NEW YORK -- Is the Marlboro Man about to kick the habit?
He'll soon be taking his last drag if Smokefree Educational Services has its way.
Today, as the Mets get set to play ball, 100 or so child and adult anti-smoking activists will descend on Shea Stadium to protest the Marlboro billboard that for the last nine years has dominated left field.
They want the ad discarded and replaced with an anti-smoking message. And they say they have backers willing to pay the Mets the same amount for the billboard they believe the team is getting from Philip Morris -- about $240,000. Led by Joseph W. Cherner, president of Smokefree Educational Services, the group contends the ads have a negative influence on young people.
"I see the tobacco industry losing 434,000 of its customers [through smoke-related deaths] every year," says Mr.
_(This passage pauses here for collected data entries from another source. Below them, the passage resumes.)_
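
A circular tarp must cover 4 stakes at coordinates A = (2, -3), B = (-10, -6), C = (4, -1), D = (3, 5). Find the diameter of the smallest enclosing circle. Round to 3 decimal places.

By Welzl's lemma the MEC is supported by two points (diametrically opposite) or three points (on a circumcircle).
The farthest pair is B–D with squared distance 290. The circle on this segment as diameter has centre (-3.5, -0.5) and r² = 290/4 = 72.5.
Check A: distance² to centre = 36.5 ≤ 72.5, so it lies inside.
All remaining points lie in this disk, and no smaller disk contains both endpoints, so this is the minimum enclosing circle.
Diameter = 2r = 2√(72.5) ≈ 17.029.

17.029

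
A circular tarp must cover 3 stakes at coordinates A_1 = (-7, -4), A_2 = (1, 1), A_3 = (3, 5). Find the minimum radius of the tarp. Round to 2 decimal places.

6.73

Side lengths²: A_1A_2² = 89, A_1A_3² = 181, A_2A_3² = 20.
Since A_1A_3² = 181 ≥ 89 + 20 = 109, the angle opposite A_1A_3 is not acute, so the smallest enclosing circle has A_1A_3 as diameter.
Centre = midpoint of A_1A_3 = (-2, 0.5), r² = 181/4 = 45.25.
r = √(45.25) ≈ 6.73.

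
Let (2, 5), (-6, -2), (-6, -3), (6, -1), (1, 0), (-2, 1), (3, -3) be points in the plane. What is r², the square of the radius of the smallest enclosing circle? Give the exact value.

38.48

By Welzl's lemma the MEC is supported by two points (diametrically opposite) or three points (on a circumcircle).
The minimum enclosing circle is determined by three boundary points: (2, 5), (-6, -3), (6, -1).
Their circumcentre is (-0.2, -0.8) with r² = 38.48.
The farthest remaining point (-6, -2) is at distance² 35.08 ≤ 38.48.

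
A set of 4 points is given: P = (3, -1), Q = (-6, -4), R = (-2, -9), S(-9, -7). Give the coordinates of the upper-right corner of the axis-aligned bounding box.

(3, -1)

x-range [-9, 3], y-range [-9, -1].
The upper-right corner is (3, -1).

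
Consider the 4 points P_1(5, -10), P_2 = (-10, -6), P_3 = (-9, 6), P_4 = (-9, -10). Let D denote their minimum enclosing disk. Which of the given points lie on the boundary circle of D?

P_1, P_3, P_4

A smallest enclosing disk is always determined by at most three of the input points on its boundary.
The farthest pair is P_1–P_3 with squared distance 452. The circle on this segment as diameter has centre (-2, -2) and r² = 452/4 = 113.
Check P_2: distance² to centre = 80 ≤ 113, so it lies inside.
All remaining points lie in this disk, and no smaller disk contains both endpoints, so this is the minimum enclosing circle.
The points at distance exactly r from the centre are P_1, P_3, P_4 — 3 points.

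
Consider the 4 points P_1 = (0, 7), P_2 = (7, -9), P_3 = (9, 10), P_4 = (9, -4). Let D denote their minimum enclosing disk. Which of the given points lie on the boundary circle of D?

The minimum enclosing circle is determined by three boundary points: P_1, P_2, P_3.
Their circumcentre is (157/22, 13/22) with r² = 22265/242.
The farthest remaining point P_4 is at distance² 5941/242 ≤ 22265/242.
The points at distance exactly r from the centre are P_1, P_2, P_3 — 3 points.

P_1, P_2, P_3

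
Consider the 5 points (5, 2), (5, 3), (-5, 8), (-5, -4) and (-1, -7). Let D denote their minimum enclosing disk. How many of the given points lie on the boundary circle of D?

3

By Welzl's lemma the MEC is supported by two points (diametrically opposite) or three points (on a circumcircle).
The minimum enclosing circle is determined by three boundary points: (5, 3), (-5, 8), (-1, -7).
Their circumcentre is (-63/26, 17/26) with r² = 20485/338.
The farthest remaining point (5, 2) is at distance² 19237/338 ≤ 20485/338.
The points at distance exactly r from the centre are (5, 3), (-5, 8), (-1, -7) — 3 points.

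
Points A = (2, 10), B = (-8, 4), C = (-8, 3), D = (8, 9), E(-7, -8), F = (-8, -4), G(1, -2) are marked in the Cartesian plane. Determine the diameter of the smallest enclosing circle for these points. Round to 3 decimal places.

22.672

A smallest enclosing disk is always determined by at most three of the input points on its boundary.
The farthest pair is D–E with squared distance 514. The circle on this segment as diameter has centre (0.5, 0.5) and r² = 514/4 = 128.5.
Check A: distance² to centre = 92.5 ≤ 128.5, so it lies inside.
All remaining points lie in this disk, and no smaller disk contains both endpoints, so this is the minimum enclosing circle.
Diameter = 2r = 2√(128.5) ≈ 22.672.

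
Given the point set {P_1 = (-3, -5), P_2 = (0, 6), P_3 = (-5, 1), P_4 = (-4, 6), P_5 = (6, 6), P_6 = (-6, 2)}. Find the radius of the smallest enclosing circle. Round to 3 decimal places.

7.136

By Welzl's lemma the MEC is supported by two points (diametrically opposite) or three points (on a circumcircle).
The minimum enclosing circle is determined by three boundary points: P_1, P_4, P_5.
Their circumcentre is (1, 10/11) with r² = 6161/121.
The farthest remaining point P_6 is at distance² 6073/121 ≤ 6161/121.
r = √(6161/121) ≈ 7.136.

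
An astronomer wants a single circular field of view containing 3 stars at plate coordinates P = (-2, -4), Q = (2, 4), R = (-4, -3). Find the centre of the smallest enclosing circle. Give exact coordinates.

Side lengths²: PQ² = 80, PR² = 5, QR² = 85.
Since QR² = 85 ≥ 80 + 5 = 85, the angle opposite QR is not acute, so the smallest enclosing circle has QR as diameter.
Centre = midpoint of QR = (-1, 0.5), r² = 85/4 = 21.25.
Centre = (-1, 0.5).

(-1, 0.5)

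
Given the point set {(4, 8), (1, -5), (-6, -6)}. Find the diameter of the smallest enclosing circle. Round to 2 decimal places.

Call the three points A, B, C in the order given.
Side lengths²: AB² = 178, AC² = 296, BC² = 50.
Since AC² = 296 ≥ 178 + 50 = 228, the angle opposite AC is not acute, so the smallest enclosing circle has AC as diameter.
Centre = midpoint of AC = (-1, 1), r² = 296/4 = 74.
Diameter = 2r = 2√74 ≈ 17.20.

17.20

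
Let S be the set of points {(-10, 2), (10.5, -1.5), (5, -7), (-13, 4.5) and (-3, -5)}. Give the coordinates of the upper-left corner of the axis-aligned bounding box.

(-13, 4.5)

x-range [-13, 10.5], y-range [-7, 4.5].
The upper-left corner is (-13, 4.5).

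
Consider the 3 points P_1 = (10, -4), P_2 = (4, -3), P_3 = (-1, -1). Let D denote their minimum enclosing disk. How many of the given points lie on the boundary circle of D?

2

Side lengths²: P_1P_2² = 37, P_1P_3² = 130, P_2P_3² = 29.
Since P_1P_3² = 130 ≥ 37 + 29 = 66, the angle opposite P_1P_3 is not acute, so the smallest enclosing circle has P_1P_3 as diameter.
Centre = midpoint of P_1P_3 = (4.5, -2.5), r² = 130/4 = 32.5.
The points at distance exactly r from the centre are P_1, P_3 — 2 points.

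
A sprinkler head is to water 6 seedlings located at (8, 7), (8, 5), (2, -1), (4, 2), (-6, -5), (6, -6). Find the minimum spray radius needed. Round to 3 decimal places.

9.220

The farthest pair is (8, 7)–(-6, -5) with squared distance 340. The circle on this segment as diameter has centre (1, 1) and r² = 340/4 = 85.
Check (8, 5): distance² to centre = 65 ≤ 85, so it lies inside.
All remaining points lie in this disk, and no smaller disk contains both endpoints, so this is the minimum enclosing circle.
r = √85 ≈ 9.220.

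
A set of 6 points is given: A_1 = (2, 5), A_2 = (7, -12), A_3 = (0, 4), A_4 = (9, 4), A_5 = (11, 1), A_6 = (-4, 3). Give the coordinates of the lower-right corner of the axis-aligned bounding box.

x-range [-4, 11], y-range [-12, 5].
The lower-right corner is (11, -12).

(11, -12)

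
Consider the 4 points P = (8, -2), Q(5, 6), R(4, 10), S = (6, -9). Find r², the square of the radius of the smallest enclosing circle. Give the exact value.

The minimum enclosing circle of a finite set is fixed by two of the points (as a diameter) or three (as a circumcircle).
The farthest pair is R–S with squared distance 365. The circle on this segment as diameter has centre (5, 0.5) and r² = 365/4 = 91.25.
Check P: distance² to centre = 15.25 ≤ 91.25, so it lies inside.
All remaining points lie in this disk, and no smaller disk contains both endpoints, so this is the minimum enclosing circle.

91.25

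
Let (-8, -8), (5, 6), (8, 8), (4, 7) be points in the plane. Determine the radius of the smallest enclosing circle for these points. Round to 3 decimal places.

11.314

By Welzl's lemma the MEC is supported by two points (diametrically opposite) or three points (on a circumcircle).
The farthest pair is (-8, -8)–(8, 8) with squared distance 512. The circle on this segment as diameter has centre (0, 0) and r² = 512/4 = 128.
Check (5, 6): distance² to centre = 61 ≤ 128, so it lies inside.
All remaining points lie in this disk, and no smaller disk contains both endpoints, so this is the minimum enclosing circle.
r = √128 ≈ 11.314.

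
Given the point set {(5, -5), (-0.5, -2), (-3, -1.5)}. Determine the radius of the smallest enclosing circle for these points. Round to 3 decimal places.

4.366

Call the three points A, B, C in the order given.
Side lengths²: AB² = 39.25, AC² = 76.25, BC² = 6.5.
Since AC² = 76.25 ≥ 39.25 + 6.5 = 45.75, the angle opposite AC is not acute, so the smallest enclosing circle has AC as diameter.
Centre = midpoint of AC = (1, -3.25), r² = 76.25/4 = 19.0625.
r = √(19.0625) ≈ 4.366.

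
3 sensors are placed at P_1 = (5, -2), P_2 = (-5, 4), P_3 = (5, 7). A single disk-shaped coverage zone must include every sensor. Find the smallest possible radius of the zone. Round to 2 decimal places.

Side lengths²: P_1P_2² = 136, P_1P_3² = 81, P_2P_3² = 109.
Since P_1P_2² = 136 < 109 + 81 = 190, the triangle is acute, so the smallest enclosing circle is the circumcircle.
Circumcentre = (0.9, 2.5), r² = 37.06.
r = √(37.06) ≈ 6.09.

6.09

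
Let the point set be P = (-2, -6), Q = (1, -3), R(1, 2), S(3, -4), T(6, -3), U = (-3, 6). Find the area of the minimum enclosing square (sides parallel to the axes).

144

The bounding box has width 9 and height 12.
An axis-aligned square enclosing the set must have side ≥ max(width, height).
So the minimum side is max(9, 12) = 12.
Area = 12² = 144.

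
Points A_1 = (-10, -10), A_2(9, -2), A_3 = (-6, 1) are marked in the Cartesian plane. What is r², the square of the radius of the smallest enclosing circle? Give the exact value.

Side lengths²: A_1A_2² = 425, A_1A_3² = 137, A_2A_3² = 234.
Since A_1A_2² = 425 ≥ 234 + 137 = 371, the angle opposite A_1A_2 is not acute, so the smallest enclosing circle has A_1A_2 as diameter.
Centre = midpoint of A_1A_2 = (-0.5, -6), r² = 425/4 = 106.25.

106.25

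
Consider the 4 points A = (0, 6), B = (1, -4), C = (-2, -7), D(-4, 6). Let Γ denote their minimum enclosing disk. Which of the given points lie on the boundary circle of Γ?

The minimum enclosing circle is determined by three boundary points: A, C, D.
Their circumcentre is (-2, -9/26) with r² = 29929/676.
The farthest remaining point B is at distance² 15109/676 ≤ 29929/676.
The points at distance exactly r from the centre are A, C, D — 3 points.

A, C, D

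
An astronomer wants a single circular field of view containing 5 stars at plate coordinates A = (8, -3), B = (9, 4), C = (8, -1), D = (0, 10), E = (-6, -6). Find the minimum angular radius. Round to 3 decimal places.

9.256

The minimum enclosing circle of a finite set is fixed by two of the points (as a diameter) or three (as a circumcircle).
The minimum enclosing circle is determined by three boundary points: B, D, E.
Their circumcentre is (1/3, 0.75) with r² = 12337/144.
The farthest remaining point A is at distance² 10489/144 ≤ 12337/144.
r = √(12337/144) ≈ 9.256.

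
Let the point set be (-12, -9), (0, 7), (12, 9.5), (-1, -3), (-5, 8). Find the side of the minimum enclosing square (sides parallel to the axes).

The bounding box has width 24 and height 18.5.
An axis-aligned square enclosing the set must have side ≥ max(width, height).
So the minimum side is max(24, 18.5) = 24.

24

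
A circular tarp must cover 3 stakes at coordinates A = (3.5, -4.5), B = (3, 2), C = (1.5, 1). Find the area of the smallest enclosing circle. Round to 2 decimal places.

Side lengths²: AB² = 42.5, AC² = 34.25, BC² = 3.25.
Since AB² = 42.5 ≥ 34.25 + 3.25 = 37.5, the angle opposite AB is not acute, so the smallest enclosing circle has AB as diameter.
Centre = midpoint of AB = (3.25, -1.25), r² = 42.5/4 = 10.625.
Area = π·r² = π·10.625 ≈ 33.38.

33.38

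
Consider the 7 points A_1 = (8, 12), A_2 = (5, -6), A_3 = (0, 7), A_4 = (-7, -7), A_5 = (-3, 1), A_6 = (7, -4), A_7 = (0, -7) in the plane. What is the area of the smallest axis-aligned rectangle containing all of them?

285

x ranges over [-7, 8], width 15.
y ranges over [-7, 12], height 19.
Area = 15 × 19 = 285.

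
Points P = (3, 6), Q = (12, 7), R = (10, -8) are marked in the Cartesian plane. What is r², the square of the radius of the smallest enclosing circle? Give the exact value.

Side lengths²: PQ² = 82, PR² = 245, QR² = 229.
Since PR² = 245 < 229 + 82 = 311, the triangle is acute, so the smallest enclosing circle is the circumcircle.
Circumcentre = (313/38, -5/38), r² = 46945/722.

46945/722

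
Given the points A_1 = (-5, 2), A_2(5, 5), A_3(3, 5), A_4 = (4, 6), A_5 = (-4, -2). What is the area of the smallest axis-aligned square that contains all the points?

100

The bounding box has width 10 and height 8.
An axis-aligned square enclosing the set must have side ≥ max(width, height).
So the minimum side is max(10, 8) = 10.
Area = 10² = 100.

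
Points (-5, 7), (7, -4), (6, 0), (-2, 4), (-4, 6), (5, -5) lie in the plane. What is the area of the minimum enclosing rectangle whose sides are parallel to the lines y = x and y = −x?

69

In coordinates u = x + y, v = x − y the rectangle is axis-aligned; the map (x,y)→(u,v) scales areas by 2.
u-values: 2, 3, 6, 2, 2, 0; range = 6 − 0 = 6.
v-values: -12, 11, 6, -6, -10, 10; range = 11 − (-12) = 23.
Area = (6 × 23) / 2 = 69.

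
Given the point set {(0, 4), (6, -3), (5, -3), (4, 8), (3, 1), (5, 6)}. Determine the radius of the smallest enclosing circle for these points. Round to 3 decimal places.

The minimum enclosing circle of a finite set is fixed by two of the points (as a diameter) or three (as a circumcircle).
The farthest pair is (6, -3)–(4, 8) with squared distance 125. The circle on this segment as diameter has centre (5, 2.5) and r² = 125/4 = 31.25.
Check (0, 4): distance² to centre = 27.25 ≤ 31.25, so it lies inside.
All remaining points lie in this disk, and no smaller disk contains both endpoints, so this is the minimum enclosing circle.
r = √(31.25) ≈ 5.590.

5.590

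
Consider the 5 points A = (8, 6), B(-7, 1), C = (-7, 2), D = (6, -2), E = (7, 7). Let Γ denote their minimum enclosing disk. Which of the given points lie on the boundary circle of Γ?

The farthest pair is A–B with squared distance 250. The circle on this segment as diameter has centre (0.5, 3.5) and r² = 250/4 = 62.5.
Check C: distance² to centre = 58.5 ≤ 62.5, so it lies inside.
All remaining points lie in this disk, and no smaller disk contains both endpoints, so this is the minimum enclosing circle.
The points at distance exactly r from the centre are A, B — 2 points.

A, B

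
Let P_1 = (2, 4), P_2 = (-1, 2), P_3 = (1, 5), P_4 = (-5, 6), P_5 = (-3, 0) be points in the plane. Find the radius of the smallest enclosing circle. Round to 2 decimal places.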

Cherner. "The only way [for it] to replace these customers is to recruit children."
Mr. Cherner, 33, a bond trader for Kidder-Peabody, has recruited his own band of resisters. Eighth-grader Christine Whelan, a Mets fan who attends many home games, knows a lot of kids who "look up to the players. They are our heroes. But the billboard gives the wrong message."
With a year to go on Philip Morris' contract for the space and with legislation pending that would ban tobacco advertising from sports facilities, Mets vice president Jim Ross says, "We kind of have to wait. We want to be a good citizen. If legislation is passed preventing us from selling that sign, we would be wrong to sell it right under the wire."
Mr. Cherner started SES in 1988 with $100,000 of his own money. The group has grown to 2,000 volunteers and now is supported by contributions from the general public.
"We want to educate children. What adult smokers do to themselves is their own business. What they do to others is another matter."